Numbers are indeed part of the equation.


It is difficult to create scenarios that trade-off one life for millions without implying responsibility of the person being asked to make the decision. People are grappling less with moral trade-offs in these decisions than they are with the dual axis questions or morality and responsibility. Create a scenario that trades off one life for a million but doesn’t imply the person choosing is in a position of responsibility and it becomes morally unambiguous.

For example a researcher choosing to sacrifice a healthy individual to donate their immune cells to save a million terminal cancer patients is considered morally reprehensible because people can’t to see how the researcher could be considered responsible for the a healthy individuals life.

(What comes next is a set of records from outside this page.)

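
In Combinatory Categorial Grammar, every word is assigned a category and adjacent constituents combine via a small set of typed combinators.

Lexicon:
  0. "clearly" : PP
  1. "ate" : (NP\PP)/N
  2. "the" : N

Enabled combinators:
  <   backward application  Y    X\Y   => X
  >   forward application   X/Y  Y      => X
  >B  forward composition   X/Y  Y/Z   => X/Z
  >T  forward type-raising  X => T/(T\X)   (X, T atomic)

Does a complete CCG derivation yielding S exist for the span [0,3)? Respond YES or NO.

PP (NP\PP)/N N
CKY chart[0,3] = {N/(N\NP), NP, NP/(NP\NP), NP/(N\N), PP/(PP\NP), S/(S\NP)}; S ∉ chart

NO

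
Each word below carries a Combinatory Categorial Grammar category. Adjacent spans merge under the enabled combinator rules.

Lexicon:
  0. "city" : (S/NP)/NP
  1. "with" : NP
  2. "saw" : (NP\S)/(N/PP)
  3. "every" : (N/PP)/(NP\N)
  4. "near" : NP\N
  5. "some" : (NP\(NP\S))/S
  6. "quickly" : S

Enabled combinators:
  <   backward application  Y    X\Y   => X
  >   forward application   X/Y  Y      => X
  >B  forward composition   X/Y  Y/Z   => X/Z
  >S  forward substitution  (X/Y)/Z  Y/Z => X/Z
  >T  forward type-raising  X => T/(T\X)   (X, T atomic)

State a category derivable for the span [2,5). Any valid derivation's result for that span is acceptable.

[0,7] S   >
  [0,2] S/NP   >
    [0,1] "city" : (S/NP)/NP
    [1,2] "with" : NP
  [2,7] NP   <
    [2,5] NP\S   >
      [2,3] "saw" : (NP\S)/(N/PP)
      [3,5] N/PP   >
        [3,4] "every" : (N/PP)/(NP\N)
        [4,5] "near" : NP\N
    [5,7] NP\(NP\S)   >
      [5,6] "some" : (NP\(NP\S))/S
      [6,7] "quickly" : S

NP\S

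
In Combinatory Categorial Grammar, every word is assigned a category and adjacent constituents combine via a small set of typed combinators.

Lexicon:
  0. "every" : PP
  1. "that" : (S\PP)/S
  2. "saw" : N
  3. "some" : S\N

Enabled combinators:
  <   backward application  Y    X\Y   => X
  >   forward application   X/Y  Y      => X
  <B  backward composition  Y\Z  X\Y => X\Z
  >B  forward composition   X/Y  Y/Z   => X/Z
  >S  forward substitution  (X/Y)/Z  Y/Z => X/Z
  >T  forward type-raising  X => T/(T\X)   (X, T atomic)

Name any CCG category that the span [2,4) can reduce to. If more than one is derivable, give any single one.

S

[0,4] S   <
  [0,1] "every" : PP
  [1,4] S\PP   >
    [1,2] "that" : (S\PP)/S
    [2,4] S   >
      [2,3] S/(S\N)   >T
        [2,3] "saw" : N
      [3,4] "some" : S\N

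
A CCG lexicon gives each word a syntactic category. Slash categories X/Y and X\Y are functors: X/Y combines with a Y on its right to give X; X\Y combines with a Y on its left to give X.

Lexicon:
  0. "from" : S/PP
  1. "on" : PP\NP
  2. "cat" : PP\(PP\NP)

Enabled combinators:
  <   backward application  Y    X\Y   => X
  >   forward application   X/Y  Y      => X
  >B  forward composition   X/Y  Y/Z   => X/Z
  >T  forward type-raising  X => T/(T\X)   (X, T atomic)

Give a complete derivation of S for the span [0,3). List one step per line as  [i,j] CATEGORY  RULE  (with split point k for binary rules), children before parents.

[0,1] S/PP  lex  "from"
[1,2] PP\NP  lex  "on"
[2,3] PP\(PP\NP)  lex  "cat"
[1,3] PP  <  k=2
[0,3] S  >  k=1

[0,3] S   >
  [0,1] "from" : S/PP
  [1,3] PP   <
    [1,2] "on" : PP\NP
    [2,3] "cat" : PP\(PP\NP)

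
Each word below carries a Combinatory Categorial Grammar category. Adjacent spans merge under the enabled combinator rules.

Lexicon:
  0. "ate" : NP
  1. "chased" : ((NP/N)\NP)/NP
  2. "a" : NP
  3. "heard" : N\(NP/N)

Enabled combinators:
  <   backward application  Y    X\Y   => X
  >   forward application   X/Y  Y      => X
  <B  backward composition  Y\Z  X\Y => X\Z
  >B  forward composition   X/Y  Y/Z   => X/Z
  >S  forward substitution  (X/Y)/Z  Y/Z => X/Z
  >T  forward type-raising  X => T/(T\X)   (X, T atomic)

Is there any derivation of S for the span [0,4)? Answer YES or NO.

NO

NP ((NP/N)\NP)/NP NP N\(NP/N)
CKY chart[0,4] = {N, N/(N\N), NP/(NP\N), PP/(PP\N), S/(S\N)}; S ∉ chart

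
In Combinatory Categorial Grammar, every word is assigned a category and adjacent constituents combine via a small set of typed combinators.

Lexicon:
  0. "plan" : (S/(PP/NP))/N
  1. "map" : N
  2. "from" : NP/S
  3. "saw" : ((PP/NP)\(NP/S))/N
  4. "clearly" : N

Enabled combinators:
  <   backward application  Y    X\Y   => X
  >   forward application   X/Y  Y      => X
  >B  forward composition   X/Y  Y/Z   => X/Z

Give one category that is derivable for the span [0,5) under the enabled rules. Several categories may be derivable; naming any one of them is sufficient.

S

[0,5] S   >
  [0,2] S/(PP/NP)   >
    [0,1] "plan" : (S/(PP/NP))/N
    [1,2] "map" : N
  [2,5] PP/NP   <
    [2,3] "from" : NP/S
    [3,5] (PP/NP)\(NP/S)   >
      [3,4] "saw" : ((PP/NP)\(NP/S))/N
      [4,5] "clearly" : N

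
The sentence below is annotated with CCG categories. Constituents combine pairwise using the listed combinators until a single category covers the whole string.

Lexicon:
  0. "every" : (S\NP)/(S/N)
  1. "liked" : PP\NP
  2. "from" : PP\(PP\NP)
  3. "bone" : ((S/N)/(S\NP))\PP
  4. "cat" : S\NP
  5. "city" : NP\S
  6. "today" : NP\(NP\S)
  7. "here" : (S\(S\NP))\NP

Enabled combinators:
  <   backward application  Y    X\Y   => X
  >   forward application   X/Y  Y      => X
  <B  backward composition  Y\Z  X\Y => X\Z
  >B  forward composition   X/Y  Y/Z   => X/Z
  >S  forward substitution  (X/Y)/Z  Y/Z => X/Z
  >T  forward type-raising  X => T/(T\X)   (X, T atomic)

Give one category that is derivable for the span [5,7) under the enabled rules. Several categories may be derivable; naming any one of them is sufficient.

NP

[0,8] S   <
  [0,5] S\NP   >
    [0,1] "every" : (S\NP)/(S/N)
    [1,5] S/N   >
      [1,4] (S/N)/(S\NP)   <
        [1,3] PP   <
          [1,2] "liked" : PP\NP
          [2,3] "from" : PP\(PP\NP)
        [3,4] "bone" : ((S/N)/(S\NP))\PP
      [4,5] "cat" : S\NP
  [5,8] S\(S\NP)   <
    [5,7] NP   <
      [5,6] "city" : NP\S
      [6,7] "today" : NP\(NP\S)
    [7,8] "here" : (S\(S\NP))\NP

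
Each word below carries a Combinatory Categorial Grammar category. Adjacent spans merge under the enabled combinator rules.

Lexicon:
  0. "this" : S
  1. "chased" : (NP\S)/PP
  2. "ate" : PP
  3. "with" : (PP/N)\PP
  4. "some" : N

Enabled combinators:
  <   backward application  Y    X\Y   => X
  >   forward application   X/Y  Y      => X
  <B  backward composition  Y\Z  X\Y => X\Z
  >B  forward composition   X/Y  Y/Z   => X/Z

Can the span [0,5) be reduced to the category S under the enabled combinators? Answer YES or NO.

S (NP\S)/PP PP (PP/N)\PP N
CKY chart[0,5] = {NP}; S ∉ chart

NO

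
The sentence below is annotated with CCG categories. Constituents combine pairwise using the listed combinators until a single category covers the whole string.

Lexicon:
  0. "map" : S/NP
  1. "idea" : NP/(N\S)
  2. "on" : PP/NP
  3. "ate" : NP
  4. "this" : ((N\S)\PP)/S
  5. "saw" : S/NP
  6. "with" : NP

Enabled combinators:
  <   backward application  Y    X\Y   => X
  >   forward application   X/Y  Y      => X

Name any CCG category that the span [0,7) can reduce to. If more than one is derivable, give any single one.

[0,7] S   >
  [0,1] "map" : S/NP
  [1,7] NP   >
    [1,2] "idea" : NP/(N\S)
    [2,7] N\S   <
      [2,4] PP   >
        [2,3] "on" : PP/NP
        [3,4] "ate" : NP
      [4,7] (N\S)\PP   >
        [4,5] "this" : ((N\S)\PP)/S
        [5,7] S   >
          [5,6] "saw" : S/NP
          [6,7] "with" : NP

S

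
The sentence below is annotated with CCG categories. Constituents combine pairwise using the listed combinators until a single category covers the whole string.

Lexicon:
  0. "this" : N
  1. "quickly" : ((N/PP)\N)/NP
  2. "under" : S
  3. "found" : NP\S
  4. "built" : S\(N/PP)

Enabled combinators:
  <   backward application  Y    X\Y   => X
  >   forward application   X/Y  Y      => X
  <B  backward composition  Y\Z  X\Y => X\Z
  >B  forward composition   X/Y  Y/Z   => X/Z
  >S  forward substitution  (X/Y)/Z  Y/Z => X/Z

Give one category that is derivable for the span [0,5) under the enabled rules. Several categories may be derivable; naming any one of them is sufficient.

S

[0,5] S   <
  [0,1] "this" : N
  [1,5] S\N   <B
    [1,4] (N/PP)\N   >
      [1,2] "quickly" : ((N/PP)\N)/NP
      [2,4] NP   <
        [2,3] "under" : S
        [3,4] "found" : NP\S
    [4,5] "built" : S\(N/PP)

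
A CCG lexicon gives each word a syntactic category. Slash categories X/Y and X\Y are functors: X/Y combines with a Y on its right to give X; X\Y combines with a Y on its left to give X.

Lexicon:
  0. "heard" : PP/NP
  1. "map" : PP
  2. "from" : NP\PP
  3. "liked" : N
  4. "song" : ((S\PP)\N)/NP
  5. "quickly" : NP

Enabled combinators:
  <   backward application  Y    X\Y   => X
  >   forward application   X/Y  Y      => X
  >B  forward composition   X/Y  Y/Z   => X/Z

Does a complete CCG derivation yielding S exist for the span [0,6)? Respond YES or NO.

[0,6] S   <
  [0,3] PP   >
    [0,1] "heard" : PP/NP
    [1,3] NP   <
      [1,2] "map" : PP
      [2,3] "from" : NP\PP
  [3,6] S\PP   <
    [3,4] "liked" : N
    [4,6] (S\PP)\N   >
      [4,5] "song" : ((S\PP)\N)/NP
      [5,6] "quickly" : NP

YES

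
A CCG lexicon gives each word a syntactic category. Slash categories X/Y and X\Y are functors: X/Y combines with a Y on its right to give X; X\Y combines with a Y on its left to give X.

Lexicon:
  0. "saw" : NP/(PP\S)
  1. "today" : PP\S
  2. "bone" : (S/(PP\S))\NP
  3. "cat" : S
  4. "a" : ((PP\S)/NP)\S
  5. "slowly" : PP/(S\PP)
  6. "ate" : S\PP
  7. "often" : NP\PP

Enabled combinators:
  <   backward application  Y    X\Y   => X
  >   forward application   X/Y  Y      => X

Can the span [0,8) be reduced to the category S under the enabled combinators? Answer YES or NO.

[0,8] S   >
  [0,3] S/(PP\S)   <
    [0,2] NP   >
      [0,1] "saw" : NP/(PP\S)
      [1,2] "today" : PP\S
    [2,3] "bone" : (S/(PP\S))\NP
  [3,8] PP\S   >
    [3,5] (PP\S)/NP   <
      [3,4] "cat" : S
      [4,5] "a" : ((PP\S)/NP)\S
    [5,8] NP   <
      [5,7] PP   >
        [5,6] "slowly" : PP/(S\PP)
        [6,7] "ate" : S\PP
      [7,8] "often" : NP\PP

YES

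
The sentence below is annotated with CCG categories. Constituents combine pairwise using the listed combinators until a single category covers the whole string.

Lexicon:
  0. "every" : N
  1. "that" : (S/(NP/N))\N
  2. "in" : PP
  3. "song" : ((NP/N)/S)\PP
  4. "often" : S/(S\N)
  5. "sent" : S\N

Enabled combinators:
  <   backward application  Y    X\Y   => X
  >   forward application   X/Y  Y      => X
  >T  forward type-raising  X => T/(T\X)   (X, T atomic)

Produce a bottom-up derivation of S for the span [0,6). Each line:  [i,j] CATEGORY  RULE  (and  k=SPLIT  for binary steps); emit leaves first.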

If the individual goes from being healthy to being in a coma and researcher becomes family member the question then becomes morally ambiguous.


That's my point. Moral ambiguity is evidence for the fact that morality is an arbitrary biological concept. It stems from evolution. It's a set of competing instincts.

If morality was a universal concept there would be nothing ambiguous about it. It would be logically consistent. But what we observe is that we can trigger inconsistent moral situations.


If it were an arbitrary biological instinct then it wouldn’t be contextual based on cultural clues.


The core formulation of law and our interpretation of morality is formed off of cultural cues. But our core moral instinct is biological and genetic.

This very example. This very topic is evidence to that fact. The moral conflict described as the topic of this HN article is consistent across populations across cultures. It is genetic. It is not learned.

In fact we can actually identify physical and structural difference in people who lack morals. Psychopaths, people who innately lack a moral sense. The differences can be literally seen as a physical manifestation of an actual 3D coordinate of the brain. A researcher who studies these things can actually tell you if you're a psychopath or not just by looking at a brain scan.